A Mayo Clinic study tested metformin, believed to have anti-lymphoma activity, among patients with newly diagnosed diffuse large B-cell lymphoma or follicular lymphoma.
Metformin use was not associated with any improved outcomes among patients with newly diagnosed diffuse large B-cell lymphoma (DLBCL) or follicular lymphoma, according to a single-center study out of the Mayo Clinic.
In fact, patients with diabetes mellitus who were using metformin as treatment had inferior overall survival compared with patients with no diabetes and no metformin use (hazard ratio [HR], 2.17; 95% CI, 1.19–3.95).
These results are in contrast to previous findings that showed that metformin had anti-lymphoma activity.
“The in vivo potency of metformin in blocking mTOR and the clinical anti-lymphoma activity may be limited,” wrote Yucai Wang, MD, PhD, of the Mayo Clinic in Rochester, Minnesota, and colleagues, in the British Journal of Hematology.
Another possible explanation for the lack of activity could be that patients with diabetes had worse prognosis due to other comorbidities or complications, limiting any possible benefit of metformin.
The study looked at 869 patients with DLBCL and 895 patients with follicular lymphoma newly diagnosed with disease and enrolled in the Mayo component of the Molecular Epidemiology Resource cohort study between 2002 and 2015. Information on diabetes and metformin use was collected from electronic medical records.
Overall, compared with patients with no diabetes or metformin use, there was no association with diabetes/metformin use (HR, 1.16) or diabetes/no metformin use (HR, 1.16) with event-free survival. Similarly, there were no associations found for lymphoma-specific survival.

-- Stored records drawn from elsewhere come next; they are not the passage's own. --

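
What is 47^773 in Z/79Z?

63

Using repeated squaring:
773 in binary is 1100000101, i.e. 773 = 512 + 256 + 4 + 1.
47^1 ≡ 47 (mod 79)
47^2 ≡ 47^2 = 2209 ≡ 76 (mod 79)
47^4 ≡ 76^2 = 5776 ≡ 9 (mod 79)
47^8 ≡ 9^2 = 81 ≡ 2 (mod 79)
47^16 ≡ 2^2 = 4 (mod 79)
47^32 ≡ 4^2 = 16 (mod 79)
47^64 ≡ 16^2 = 256 ≡ 19 (mod 79)
47^128 ≡ 19^2 = 361 ≡ 45 (mod 79)
47^256 ≡ 45^2 = 2025 ≡ 50 (mod 79)
47^512 ≡ 50^2 = 2500 ≡ 51 (mod 79)
47^773 = 47^512 × 47^256 × 47^4 × 47^1 ≡ 51 × 50 × 9 × 47 (mod 79).
Accumulate the product:
51 × 50 = 2550 ≡ 22
22 × 9 = 198 ≡ 40
40 × 47 = 1880 ≡ 63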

Among only those patients with DLBCL, patients with diabetes and no metformin use and those with diabetes and metformin use both had inferior event-free survival compared with no diabetes and no metformin use (median, 72.5 vs 63.8 vs 127.3 months). Patients with diabetes with and without metformin use also had inferior overall survival compared with no diabetes and no metformin use (113.7 vs 90.0 vs 165.0 months).

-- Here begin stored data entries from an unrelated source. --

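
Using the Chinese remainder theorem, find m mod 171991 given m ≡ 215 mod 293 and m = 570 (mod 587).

136167

293⁻¹ mod 587: 293×585 ≡ 1 (mod 587), so 293⁻¹ ≡ 585.
m = 215 + 293×((570 − 215)×585 mod 587) = 215 + 293×464 = 136167.
Check: 136167 mod 293 = 215, 136167 mod 587 = 570. ✓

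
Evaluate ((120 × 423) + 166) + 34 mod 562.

120 × 423 = 50760 ≡ 180 (mod 562)
180 + 166 = 346
346 + 34 = 380

380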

Among only those patients with follicular lymphoma, there was no significant difference in event-free survival between the three patient groups; however, overall survival was inferior for diabetes without metformin use and diabetes with metformin use compared with no diabetes or metformin use (median, not reached vs 139.5 months vs not reached).
“Metformin did not demonstrate ‘single agent activity’ in follicular lymphoma patients not receiving other active therapy, suggesting that its therapeutic role is probably limited,” the researchers wrote. “However, these patients did not require treatment initially and were expected to have an excellent outcome, so any potential benefit of metformin may not be apparent.”
The researchers noted that large randomized clinical trials could help to better define the role of metformin in DLBCL and follicular lymphoma, but added that “such studies are unlikely to be conducted considering small if any potential benefit of metformin and competition from other more promising agents targeting similar pathways.”
Commenting on the study, Kenneth Carson, MD, PhD, of Washington University in St. Louis, said the results were interesting and add to the body of evidence available to understand the potential effect of metformin in patients with the two most common types of non-Hodgkin lymphoma.
"While the authors did caution about over-interpretation of the negative results due to small patient numbers, those who read the study need to remember that absence of evidence is not the same as evidence of absence," Carson said. "There were only 48 patients who received metformin in the DLBCL group and 37 in the follicular lymphoma group. Thus, roughly 5% of the patients in the cohort received the exposure of interest. With such small numbers, even potentially large outcome differences are not statistically significant. The best evidence of this is the hazard ratio of 1.41 for event-free survival in patients with diabetes who didn't receive metformin (compared to those without diabetes). The hazard ratio for those who received metformin was only 1.05. If these numbers held in a larger study, it would be suggestive of what is potentially an important signal in patients with diabetes. Would this actually happen in another, larger population? Who knows! But it highlights the limitations imposed by the small number of patients exposed to metformin."
Carson noted other concerns with the study, such as the lower than expected prevalence of diabetes in the study population, which was less than 10% compared with 25% in those older than 65 in the United States; he added that DLBCL occurs disproportionately in the elderly, making this rate surprising.
"I think the most important point is that it is hard to draw conclusions of 'no effect' in a cohort study when the exposed subgroup is so small," Carson said.